The most intriguing and memorable discussion in Penguin Power is when Cey opens up about his friendship with Buckner. He tells of first joining the Dodgers in the early ‘70s and living within one mile of Buckner, who sadly is best remembered for his moment in the 1986 World Series as a member of the Boston Red Sox, in Game 6.
Positioned at first base, when a grounder hit in Buckner’s direction by New York Mets’ Mookie Wilson went under his glove in the tenth inning, the error forced a Game 7, which New York won.
‘When I first arrived, he (Buckner) asked me to live with him in Woodland Hills. We were friends for life,’ recalls Cey of his late friend.
For younger readers of Penguin Power, you learn that being a professional athlete, during wartime, had limitations on pursuing your career.
Drafted out of high school in 1966 by the New Mets, Cey opted to pass up the opportunity presented, in favor of playing college baseball.
This was during the Vietnam War. Men aged 18-26 at the time were required to serve 21 months (about 2 years) in the United States military. Cey took the direction of an educational deferment. Attending college full-time would delay his service for four years.

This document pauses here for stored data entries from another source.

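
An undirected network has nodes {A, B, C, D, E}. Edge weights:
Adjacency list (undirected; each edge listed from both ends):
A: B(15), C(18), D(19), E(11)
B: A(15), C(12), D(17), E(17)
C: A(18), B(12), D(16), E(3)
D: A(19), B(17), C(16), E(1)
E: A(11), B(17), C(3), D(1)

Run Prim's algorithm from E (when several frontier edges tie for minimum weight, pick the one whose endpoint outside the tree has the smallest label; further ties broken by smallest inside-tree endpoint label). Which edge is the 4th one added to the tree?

Prim's algorithm from E:
Step 1: cheapest edge leaving the tree is D—E (1); add D.
Step 2: cheapest edge leaving the tree is C—E (3); add C.
Step 3: cheapest edge leaving the tree is A—E (11); add A.
Step 4: cheapest edge leaving the tree is B—C (12); add B.
The 4th edge added is B—C.

B-C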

Cey was offered and accepted a scholarship offered by Washington State.
When signing with the Dodgers in June 1968, Cey shares heart-warming stories of time spent growing as a person and professional ballplayer in the Dodgers’ system with his ‘brothers’ - Valentine, Buckner, and Paciorek.
Then when joining the Chicago Cubs in 1983 for four seasons, Cey explains what it was like moving on from the organization that he grew up in to a new system. He was pleased with Dallas Green, the man running the Cubs in the mid-’80s, and how he was treated.
“He (Green) was very respectful and kept all the promises he made. I was pleased with the transition. He changed the culture within the Cubs’ organization. I was asked for advice, and I think he appreciated my honesty.”
During our conversation, it’s clear that Cey is proud of his Dodgers’ heritage. With a mentality of always expecting to be getting to the World Series each season, making it four times in 10 seasons, as Cey remembers that period, it doesn’t get any better.
Cey may not have opened his baseball cupboard all the way in Penguin Power, but as much as he cracked it open, more than enough insight into Dodgers baseball, and the MLB of that time period, makes his memoir a must-read.